As breeding season wound down, I looked forward to fall migration and the change in seasons which would again bring the White-throated Sparrows my way. What I didn’t know would happen was that we would experience an irruptive season with rare birders heading our way from Canada in search of food (one reason for irruptive migrations is when birds cannot find their enough food in their normal wintering habitats). Red-breasted Nuthatches and Purple Finches soon were being observed in Virginia and I was happy to find more of these two species than ever before. 2018 was ending on a great note!
October 6 was the official Big Day via eBird. I participated from the Delaware shore. I expected to find more birders out and about and was surprised to see none! I spent hours at Cape Henlopen State Park and Prime Hook National Wildlife Refuge. Cape Henlopen is right across from Cape May, NJ where there were certainly a lot of birders out doing the Big Day. So, it was interesting to see what they saw versus what I saw. I wrote about my Big Day on my blog.

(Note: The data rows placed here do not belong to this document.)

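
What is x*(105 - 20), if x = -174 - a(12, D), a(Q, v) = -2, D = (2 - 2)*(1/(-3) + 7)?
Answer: -14620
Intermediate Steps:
D = 0 (D = 0*(-⅓ + 7) = 0*(20/3) = 0)
x = -172 (x = -174 - 1*(-2) = -174 + 2 = -172)
x*(105 - 20) = -172*(105 - 20) = -172*85 = -14620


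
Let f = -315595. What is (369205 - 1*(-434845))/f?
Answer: -160810/63119 ≈ -2.5477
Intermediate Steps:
(369205 - 1*(-434845))/f = (369205 - 1*(-434845))/(-315595) = (369205 + 434845)*(-1/315595) = 804050*(-1/315595) = -160810/63119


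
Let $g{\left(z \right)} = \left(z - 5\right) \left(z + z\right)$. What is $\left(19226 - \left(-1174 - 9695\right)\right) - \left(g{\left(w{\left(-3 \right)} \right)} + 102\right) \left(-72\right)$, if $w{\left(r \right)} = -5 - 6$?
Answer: $62783$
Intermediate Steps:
$w{\left(r \right)} = -11$ ($w{\left(r \right)} = -5 - 6 = -11$)
$g{\left(z \right)} = 2 z \left(-5 + z\right)$ ($g{\left(z \right)} = \left(-5 + z\right) 2 z = 2 z \left(-5 + z\right)$)
$\left(19226 - \left(-1174 - 9695\right)\right) - \left(g{\left(w{\left(-3 \right)} \right)} + 102\right) \left(-72\right) = \left(19226 - \left(-1174 - 9695\right)\right) - \left(2 \left(-11\right) \left(-5 - 11\right) + 102\right) \left(-72\right) = \left(19226 - \left(-1174 - 9695\right)\right) - \left(2 \left(-11\right) \left(-16\right) + 102\right) \left(-72\right) = \left(19226 - -10869\right) - \left(352 + 102\right) \left(-72\right) = \left(19226 + 10869\right) - 454 \left(-72\right) = 30095 - -32688 = 30095 + 32688 = 62783$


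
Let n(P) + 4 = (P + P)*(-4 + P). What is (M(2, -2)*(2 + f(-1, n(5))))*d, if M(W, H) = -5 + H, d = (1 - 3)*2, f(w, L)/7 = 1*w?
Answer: -140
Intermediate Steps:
n(P) = -4 + 2*P*(-4 + P) (n(P) = -4 + (P + P)*(-4 + P) = -4 + (2*P)*(-4 + P) = -4 + 2*P*(-4 + P))
f(w, L) = 7*w (f(w, L) = 7*(1*w) = 7*w)
d = -4 (d = -2*2 = -4)
(M(2, -2)*(2 + f(-1, n(5))))*d = ((-5 - 2)*(2 + 7*(-1)))*(-4) = -7*(2 - 7)*(-4) = -7*(-5)*(-4) = 35*(-4) = -140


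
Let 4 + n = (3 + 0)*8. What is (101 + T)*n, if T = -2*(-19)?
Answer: 2780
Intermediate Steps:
T = 38 (T = -1*(-38) = 38)
n = 20 (n = -4 + (3 + 0)*8 = -4 + 3*8 = -4 + 24 = 20)
(101 + T)*n = (101 + 38)*20 = 139*20 = 2780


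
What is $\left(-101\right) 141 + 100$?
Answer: $-14141$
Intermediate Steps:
$\left(-101\right) 141 + 100 = -14241 + 100 = -14141$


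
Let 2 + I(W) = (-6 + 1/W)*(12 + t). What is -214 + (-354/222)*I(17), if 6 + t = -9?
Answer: -150477/629 ≈ -239.23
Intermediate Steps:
t = -15 (t = -6 - 9 = -15)
I(W) = 16 - 3/W (I(W) = -2 + (-6 + 1/W)*(12 - 15) = -2 + (-6 + 1/W)*(-3) = -2 + (18 - 3/W) = 16 - 3/W)
-214 + (-354/222)*I(17) = -214 + (-354/222)*(16 - 3/17) = -214 + (-354*1/222)*(16 - 3*1/17) = -214 - 59*(16 - 3/17)/37 = -214 - 59/37*269/17 = -214 - 15871/629 = -150477/629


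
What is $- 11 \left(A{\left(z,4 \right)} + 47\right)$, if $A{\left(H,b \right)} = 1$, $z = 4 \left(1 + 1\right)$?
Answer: $-528$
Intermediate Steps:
$z = 8$ ($z = 4 \cdot 2 = 8$)
$- 11 \left(A{\left(z,4 \right)} + 47\right) = - 11 \left(1 + 47\right) = \left(-11\right) 48 = -528$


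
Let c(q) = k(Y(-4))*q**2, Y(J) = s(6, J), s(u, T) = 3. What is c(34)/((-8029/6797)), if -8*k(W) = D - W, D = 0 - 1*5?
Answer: -1122476/1147 ≈ -978.62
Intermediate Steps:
Y(J) = 3
D = -5 (D = 0 - 5 = -5)
k(W) = 5/8 + W/8 (k(W) = -(-5 - W)/8 = 5/8 + W/8)
c(q) = q**2 (c(q) = (5/8 + (1/8)*3)*q**2 = (5/8 + 3/8)*q**2 = 1*q**2 = q**2)
c(34)/((-8029/6797)) = 34**2/((-8029/6797)) = 1156/((-8029*1/6797)) = 1156/(-1147/971) = 1156*(-971/1147) = -1122476/1147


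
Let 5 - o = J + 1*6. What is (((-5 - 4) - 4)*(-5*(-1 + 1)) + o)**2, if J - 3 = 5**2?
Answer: 841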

On my way to Delaware I saw this Wild Turkey and Sitka Deer:
In October, I also found a mega rarity for Culpeper County while on my way with a non-birder to lunch. Driving down the road, I saw an egret swoop down and land in an apartment complex lot. It turned out to be a Cattle Egret! I later learned that the last time one was reported in the county was around 15 years ago. The sighting was monumental for me in that it was a new bird for me for my Virginia bird list and quite rare to be seen at all in these parts.
I carry my camera and binoculars every where and almost every day. But of course, on the day the Cattle Egret appeared, I left them behind so that I could be a “normal person” for a while. The egret put me back into “birder” frame of mind quickly, as I worked to convince my companion of the importance that we swing back around to observe it!
Once we relocated the egret, I tried my best to get some photos and video with my smartphone while kicking myself for not having my real equipment with me. I did get to watch the egret wander around and land on top of a car. It finally flew off, not knowing that it had made my day very special. Meanwhile, I hoped it would get to wherever it was going safely.
On another occasion, I stopped at Yowell Meadow Park to have lunch when I was surprised by an Osprey that landed in the tree above my car in the parking lot. It was taking a break from fishing the flooded field in the park. We have had so much rain this year that it is altering habitats. I blogged about the Osprey. I also blogged about another birding outing where I discovered stranded baby fish that had moved out of the streams into the flooded fields.
As winter continues, I am hoping the irruptive season brings me a few other firsts. I sure would like to see Evening Grosbeaks in Virginia. I also keep my fingers crossed that I may be lucky enough to see a Snowy Owl or Snow Buntings!